When Gibson bought Epiphone, they continued to offer many of Epiphone’s unique guitar models, but they were less discreet about their amplifiers. Gibson discontinued all Epiphone amps and basically started rebadging existing Gibson models as Epiphones. An interesting tidbit about this era of production: Gibson generally numbered their amps in ascending order based on the price/features, so their entry-level models started at GA-5 and top-of-the-line models were numbered up to GA-400.
However, Gibson numbered Epiphone amplifiers in the reverse, meaning that the entry-level models started at EA-50 and top-of-the-line models were numbered as EA-4 and EA-5. (Most of the Gibson-branded amplifiers from this era had a corresponding Epiphone model.)

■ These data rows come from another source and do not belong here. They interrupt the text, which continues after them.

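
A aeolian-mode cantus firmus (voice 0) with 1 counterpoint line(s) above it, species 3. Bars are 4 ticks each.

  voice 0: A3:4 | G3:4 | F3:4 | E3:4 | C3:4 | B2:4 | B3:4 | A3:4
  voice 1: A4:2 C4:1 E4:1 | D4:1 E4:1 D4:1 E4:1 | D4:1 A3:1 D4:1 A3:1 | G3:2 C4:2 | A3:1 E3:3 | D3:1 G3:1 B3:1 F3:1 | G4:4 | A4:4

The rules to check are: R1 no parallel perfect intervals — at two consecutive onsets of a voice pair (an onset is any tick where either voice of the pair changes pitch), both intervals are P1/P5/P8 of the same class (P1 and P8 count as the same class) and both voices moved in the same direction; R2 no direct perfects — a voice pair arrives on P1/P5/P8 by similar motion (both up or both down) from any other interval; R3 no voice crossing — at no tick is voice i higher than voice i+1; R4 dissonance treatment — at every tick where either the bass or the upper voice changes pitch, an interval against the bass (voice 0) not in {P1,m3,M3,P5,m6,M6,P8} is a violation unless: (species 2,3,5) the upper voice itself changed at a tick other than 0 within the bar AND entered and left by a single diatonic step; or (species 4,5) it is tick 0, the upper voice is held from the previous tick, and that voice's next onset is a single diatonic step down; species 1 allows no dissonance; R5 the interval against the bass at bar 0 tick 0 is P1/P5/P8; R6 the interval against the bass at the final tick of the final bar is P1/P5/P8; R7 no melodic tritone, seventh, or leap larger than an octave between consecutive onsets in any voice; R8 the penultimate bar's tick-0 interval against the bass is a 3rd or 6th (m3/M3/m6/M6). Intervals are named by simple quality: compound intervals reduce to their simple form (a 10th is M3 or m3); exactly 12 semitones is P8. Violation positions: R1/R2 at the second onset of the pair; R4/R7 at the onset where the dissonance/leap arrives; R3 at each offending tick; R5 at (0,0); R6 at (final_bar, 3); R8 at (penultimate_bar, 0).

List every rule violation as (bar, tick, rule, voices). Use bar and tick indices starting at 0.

bar 0: v0=A3 v1=A4 downbeat P8
bar 1: v0=G3 v1=D4 downbeat P5
bar 2: v0=F3 v1=D4 downbeat M6
bar 3: v0=E3 v1=G3 downbeat m3
bar 4: v0=C3 v1=A3 downbeat M6
bar 5: v0=B2 v1=D3 downbeat m3
bar 6: v0=B3 v1=G4 downbeat m6
bar 7: v0=A3 v1=A4 downbeat P8
  -> R1 @ bar 1 tick 0 v(0, 1): A3/E4 P5 -> G3/D4 P5 similar
  -> R4 @ bar 5 tick 3 v(0, 1): B2/F3 TT untreated
  -> R7 @ bar 5 tick 3 v(1,): B3->F3 leap 6st
  -> R7 @ bar 6 tick 0 v(1,): F3->G4 leap 14st

(1, 0, R1, (0, 1))
(5, 3, R4, (0, 1))
(5, 3, R7, (1,))
(6, 0, R7, (1,))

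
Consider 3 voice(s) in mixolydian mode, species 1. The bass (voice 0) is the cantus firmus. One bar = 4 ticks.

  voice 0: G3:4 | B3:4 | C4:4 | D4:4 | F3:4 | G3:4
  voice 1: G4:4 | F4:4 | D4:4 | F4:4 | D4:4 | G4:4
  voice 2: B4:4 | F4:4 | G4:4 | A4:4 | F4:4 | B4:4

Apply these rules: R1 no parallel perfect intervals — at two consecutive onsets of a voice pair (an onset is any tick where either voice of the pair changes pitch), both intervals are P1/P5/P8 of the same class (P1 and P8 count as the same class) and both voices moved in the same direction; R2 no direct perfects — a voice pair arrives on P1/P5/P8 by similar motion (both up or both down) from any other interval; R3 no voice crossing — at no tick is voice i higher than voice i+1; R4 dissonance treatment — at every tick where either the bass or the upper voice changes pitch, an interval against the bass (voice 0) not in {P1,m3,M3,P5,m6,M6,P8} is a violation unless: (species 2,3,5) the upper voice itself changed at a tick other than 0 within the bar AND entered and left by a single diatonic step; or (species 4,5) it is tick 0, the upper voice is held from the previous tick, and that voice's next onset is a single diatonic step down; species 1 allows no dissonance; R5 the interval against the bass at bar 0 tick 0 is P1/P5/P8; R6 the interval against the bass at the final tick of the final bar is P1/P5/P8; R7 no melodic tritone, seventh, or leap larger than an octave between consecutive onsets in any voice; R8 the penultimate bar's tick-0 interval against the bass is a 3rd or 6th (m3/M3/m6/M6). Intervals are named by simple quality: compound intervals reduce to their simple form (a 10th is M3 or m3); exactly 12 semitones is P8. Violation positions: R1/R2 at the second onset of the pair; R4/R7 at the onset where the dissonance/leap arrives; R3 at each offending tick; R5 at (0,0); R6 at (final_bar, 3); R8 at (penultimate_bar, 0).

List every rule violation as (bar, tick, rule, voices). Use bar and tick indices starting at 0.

bar 0: v0=G3 v1=G4 v2=B4 downbeat M3
bar 1: v0=B3 v1=F4 v2=F4 downbeat TT
bar 2: v0=C4 v1=D4 v2=G4 downbeat P5
bar 3: v0=D4 v1=F4 v2=A4 downbeat P5
bar 4: v0=F3 v1=D4 v2=F4 downbeat P8
bar 5: v0=G3 v1=G4 v2=B4 downbeat M3
  -> R5 @ bar 0 tick 0 v(0, 2): opens on M3
  -> R2 @ bar 1 tick 0 v(1, 2): G4/B4 M3 -> F4/F4 P1 similar
  -> R4 @ bar 1 tick 0 v(0, 1): B3/F4 TT untreated
  -> R4 @ bar 1 tick 0 v(0, 2): B3/F4 TT untreated
  -> R7 @ bar 1 tick 0 v(2,): B4->F4 leap 6st
  -> R2 @ bar 2 tick 0 v(0, 2): B3/F4 TT -> C4/G4 P5 similar
  -> R4 @ bar 2 tick 0 v(0, 1): C4/D4 M2 untreated
  -> R1 @ bar 3 tick 0 v(0, 2): C4/G4 P5 -> D4/A4 P5 similar
  -> R2 @ bar 4 tick 0 v(0, 2): D4/A4 P5 -> F3/F4 P8 similar
  -> R8 @ bar 4 tick 0 v(0, 2): penult P8 not 3rd/6th
  -> R2 @ bar 5 tick 0 v(0, 1): F3/D4 M6 -> G3/G4 P8 similar
  -> R7 @ bar 5 tick 0 v(2,): F4->B4 leap 6st
  -> R6 @ bar 5 tick 3 v(0, 2): closes on M3

(0, 0, R5, (0, 2))
(1, 0, R2, (1, 2))
(1, 0, R4, (0, 1))
(1, 0, R4, (0, 2))
(1, 0, R7, (2,))
(2, 0, R2, (0, 2))
(2, 0, R4, (0, 1))
(3, 0, R1, (0, 2))
(4, 0, R2, (0, 2))
(4, 0, R8, (0, 2))
(5, 0, R2, (0, 1))
(5, 0, R7, (2,))
(5, 3, R6, (0, 2))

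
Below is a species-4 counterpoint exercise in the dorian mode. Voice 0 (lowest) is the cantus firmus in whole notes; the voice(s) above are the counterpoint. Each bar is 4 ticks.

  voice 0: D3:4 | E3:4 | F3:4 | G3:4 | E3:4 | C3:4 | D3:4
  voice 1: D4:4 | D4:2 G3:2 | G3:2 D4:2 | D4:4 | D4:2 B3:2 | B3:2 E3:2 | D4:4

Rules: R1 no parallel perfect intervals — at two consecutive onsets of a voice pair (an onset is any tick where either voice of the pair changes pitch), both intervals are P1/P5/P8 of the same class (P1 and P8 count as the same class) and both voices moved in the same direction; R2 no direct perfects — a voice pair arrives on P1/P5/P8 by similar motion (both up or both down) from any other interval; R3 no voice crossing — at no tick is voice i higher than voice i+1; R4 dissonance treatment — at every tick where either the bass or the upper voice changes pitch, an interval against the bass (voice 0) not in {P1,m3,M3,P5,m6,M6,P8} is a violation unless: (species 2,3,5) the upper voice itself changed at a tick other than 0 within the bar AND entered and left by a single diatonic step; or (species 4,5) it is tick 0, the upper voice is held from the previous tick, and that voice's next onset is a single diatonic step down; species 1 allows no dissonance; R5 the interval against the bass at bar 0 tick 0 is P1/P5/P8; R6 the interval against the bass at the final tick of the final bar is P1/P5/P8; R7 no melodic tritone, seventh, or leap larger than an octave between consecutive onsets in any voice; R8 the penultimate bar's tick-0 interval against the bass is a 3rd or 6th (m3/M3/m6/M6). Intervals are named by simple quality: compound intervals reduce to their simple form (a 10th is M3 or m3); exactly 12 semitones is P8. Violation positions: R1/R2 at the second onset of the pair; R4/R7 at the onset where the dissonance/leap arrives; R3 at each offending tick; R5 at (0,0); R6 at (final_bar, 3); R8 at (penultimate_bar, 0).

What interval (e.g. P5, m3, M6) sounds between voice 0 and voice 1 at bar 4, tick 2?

voice 0=E3 voice 1=B3 -> P5

P5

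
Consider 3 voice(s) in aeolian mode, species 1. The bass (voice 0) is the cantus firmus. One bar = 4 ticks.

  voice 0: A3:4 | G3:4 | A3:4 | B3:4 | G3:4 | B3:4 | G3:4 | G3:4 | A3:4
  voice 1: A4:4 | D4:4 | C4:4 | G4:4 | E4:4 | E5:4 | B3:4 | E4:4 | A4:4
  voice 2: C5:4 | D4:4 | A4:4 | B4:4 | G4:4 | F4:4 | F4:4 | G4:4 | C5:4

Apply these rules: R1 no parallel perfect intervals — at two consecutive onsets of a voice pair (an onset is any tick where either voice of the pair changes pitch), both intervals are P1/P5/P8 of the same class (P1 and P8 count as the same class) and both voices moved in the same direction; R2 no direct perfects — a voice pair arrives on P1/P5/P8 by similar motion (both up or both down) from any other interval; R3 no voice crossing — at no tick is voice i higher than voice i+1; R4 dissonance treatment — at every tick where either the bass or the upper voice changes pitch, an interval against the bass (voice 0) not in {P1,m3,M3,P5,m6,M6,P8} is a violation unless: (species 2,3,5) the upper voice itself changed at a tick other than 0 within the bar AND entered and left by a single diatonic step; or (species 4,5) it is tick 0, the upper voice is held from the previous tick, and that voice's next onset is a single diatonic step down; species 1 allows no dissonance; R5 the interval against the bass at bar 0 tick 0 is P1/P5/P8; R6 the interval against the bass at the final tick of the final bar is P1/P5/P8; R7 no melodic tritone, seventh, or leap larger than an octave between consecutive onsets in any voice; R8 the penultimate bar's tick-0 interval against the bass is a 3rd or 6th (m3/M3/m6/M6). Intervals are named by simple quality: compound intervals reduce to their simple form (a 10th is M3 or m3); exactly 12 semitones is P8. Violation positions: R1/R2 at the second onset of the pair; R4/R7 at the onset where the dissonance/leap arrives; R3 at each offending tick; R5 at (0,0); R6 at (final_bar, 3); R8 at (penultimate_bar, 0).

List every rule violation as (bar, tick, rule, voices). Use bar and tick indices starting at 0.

bar 0: v0=A3 v1=A4 v2=C5 downbeat m3
bar 1: v0=G3 v1=D4 v2=D4 downbeat P5
bar 2: v0=A3 v1=C4 v2=A4 downbeat P8
bar 3: v0=B3 v1=G4 v2=B4 downbeat P8
bar 4: v0=G3 v1=E4 v2=G4 downbeat P8
bar 5: v0=B3 v1=E5 v2=F4 downbeat TT
bar 6: v0=G3 v1=B3 v2=F4 downbeat m7
bar 7: v0=G3 v1=E4 v2=G4 downbeat P8
bar 8: v0=A3 v1=A4 v2=C5 downbeat m3
  -> R5 @ bar 0 tick 0 v(0, 2): opens on m3
  -> R2 @ bar 1 tick 0 v(0, 1): A3/A4 P8 -> G3/D4 P5 similar
  -> R2 @ bar 1 tick 0 v(0, 2): A3/C5 m3 -> G3/D4 P5 similar
  -> R2 @ bar 1 tick 0 v(1, 2): A4/C5 m3 -> D4/D4 P1 similar
  -> R7 @ bar 1 tick 0 v(2,): C5->D4 leap 10st
  -> R2 @ bar 2 tick 0 v(0, 2): G3/D4 P5 -> A3/A4 P8 similar
  -> R1 @ bar 3 tick 0 v(0, 2): A3/A4 P8 -> B3/B4 P8 similar
  -> R1 @ bar 4 tick 0 v(0, 2): B3/B4 P8 -> G3/G4 P8 similar
  -> R3 @ bar 5 tick 0 v(1, 2): E5 above F4
  -> R4 @ bar 5 tick 0 v(0, 1): B3/E5 P4 untreated
  -> R4 @ bar 5 tick 0 v(0, 2): B3/F4 TT untreated
  -> R3 @ bar 5 tick 1 v(1, 2): E5 above F4
  -> R3 @ bar 5 tick 2 v(1, 2): E5 above F4
  -> R3 @ bar 5 tick 3 v(1, 2): E5 above F4
  -> R4 @ bar 6 tick 0 v(0, 2): G3/F4 m7 untreated
  -> R7 @ bar 6 tick 0 v(1,): E5->B3 leap 17st
  -> R8 @ bar 7 tick 0 v(0, 2): penult P8 not 3rd/6th
  -> R2 @ bar 8 tick 0 v(0, 1): G3/E4 M6 -> A3/A4 P8 similar
  -> R6 @ bar 8 tick 3 v(0, 2): closes on m3

(0, 0, R5, (0, 2))
(1, 0, R2, (0, 1))
(1, 0, R2, (0, 2))
(1, 0, R2, (1, 2))
(1, 0, R7, (2,))
(2, 0, R2, (0, 2))
(3, 0, R1, (0, 2))
(4, 0, R1, (0, 2))
(5, 0, R3, (1, 2))
(5, 0, R4, (0, 1))
(5, 0, R4, (0, 2))
(5, 1, R3, (1, 2))
(5, 2, R3, (1, 2))
(5, 3, R3, (1, 2))
(6, 0, R4, (0, 2))
(6, 0, R7, (1,))
(7, 0, R8, (0, 2))
(8, 0, R2, (0, 1))
(8, 3, R6, (0, 2))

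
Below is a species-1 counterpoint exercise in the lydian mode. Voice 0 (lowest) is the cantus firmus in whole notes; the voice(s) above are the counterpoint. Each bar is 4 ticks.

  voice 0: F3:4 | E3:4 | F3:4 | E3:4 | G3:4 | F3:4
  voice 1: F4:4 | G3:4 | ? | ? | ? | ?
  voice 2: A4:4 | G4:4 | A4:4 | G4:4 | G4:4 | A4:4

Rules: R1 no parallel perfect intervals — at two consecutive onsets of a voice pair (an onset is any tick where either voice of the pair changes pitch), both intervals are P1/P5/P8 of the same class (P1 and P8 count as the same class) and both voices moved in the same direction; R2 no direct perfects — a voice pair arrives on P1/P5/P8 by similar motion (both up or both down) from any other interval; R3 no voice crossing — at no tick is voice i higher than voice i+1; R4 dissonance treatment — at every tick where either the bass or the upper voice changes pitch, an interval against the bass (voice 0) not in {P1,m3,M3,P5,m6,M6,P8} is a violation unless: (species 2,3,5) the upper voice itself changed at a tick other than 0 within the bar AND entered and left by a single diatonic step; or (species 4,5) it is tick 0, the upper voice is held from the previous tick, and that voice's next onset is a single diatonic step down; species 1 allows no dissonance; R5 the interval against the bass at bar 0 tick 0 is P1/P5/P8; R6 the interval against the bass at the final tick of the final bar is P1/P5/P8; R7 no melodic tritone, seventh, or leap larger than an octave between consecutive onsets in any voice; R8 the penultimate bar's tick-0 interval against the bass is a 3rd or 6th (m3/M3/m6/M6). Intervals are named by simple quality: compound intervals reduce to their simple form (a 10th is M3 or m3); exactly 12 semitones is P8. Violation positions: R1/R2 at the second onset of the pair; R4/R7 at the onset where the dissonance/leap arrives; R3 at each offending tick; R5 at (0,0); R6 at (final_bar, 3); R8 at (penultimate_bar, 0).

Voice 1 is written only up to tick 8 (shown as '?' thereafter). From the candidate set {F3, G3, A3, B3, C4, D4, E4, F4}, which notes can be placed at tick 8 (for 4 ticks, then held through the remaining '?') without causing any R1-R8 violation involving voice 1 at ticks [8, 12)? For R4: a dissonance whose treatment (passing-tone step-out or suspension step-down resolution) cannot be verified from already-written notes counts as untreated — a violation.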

Epiphone produced the EA-28RVT in the same general configuration between 1961 and 1965, but there were two distinct cosmetic designs that help us in dating. Originally—between 1961 and 1963—this amplifier had a control panel on the top with a simple rectangular front. In 1964, Epiphone redesigned the cab so the control panel was mounted at an angle on its front, making your amplifier circa 1964/1965.
Features of the 15-watt Pathfinder include a single 12" speaker and a single channel with reverb and tremolo effects. The 7-tube chassis consists of three 6EU7 and one 6C4 preamp tubes, two 6V6 power tubes, and a 5Y3 rectifier tube. Aesthetically, the gray tolex covering and wheat-colored grille were consistent with most of Epiphone’s amplifiers at the time. There were approximately 3,026 of these amps shipped between 1961 and 1965, making the model one of their more popular and common. Meanwhile, Gibson shipped 13,914 of the corresponding Gibson GA-19RVT Falcon during the same time period.
The back end of the EA-28RVT Pathfinder reveals a single 12" speaker and 7-tube chassis design.
Gibson continued to offer both Gibson and Epiphone tube amplifiers through 1967, when they halted all amplifier production at their Kalamazoo plant. Other companies began building amplifiers for Gibson and Epiphone, including solid-state models that aren’t nearly as highly regarded. Since new ownership took the helm at Gibson in 1986, Epiphone has enjoyed success as Gibson’s budget/entry-level brand for both guitars and amps. In the mid 2000s, Epiphone introduced the Valve series of tube amplifiers that included the Valve Junior. These are extremely popular amps for modders thanks to their basic design and ease of mods. Currently Epiphone, for the most part, only offers a few budget solid-state models as part of their guitar/amp packages.
Today, a EA-28RVT Pathfinder is valued between $400 and $500 in excellent condition. Considering that its Gibson Falcon counterpart is currently worth between $500 and $650 in excellent condition, you can get the same amplifier (at least internally) for 25 to 30 percent less. It goes to show what brand recognition can do to influence value!If your amp has been sitting for all these years, it’s a good idea to have an amp repair shop go through it to make sure it’s working like it should. Vacuum tubes wear out over time and other components can go bad as well. Spend a few bucks to get it in top-working order and you’ll ensure it’s a treasure for many years to come.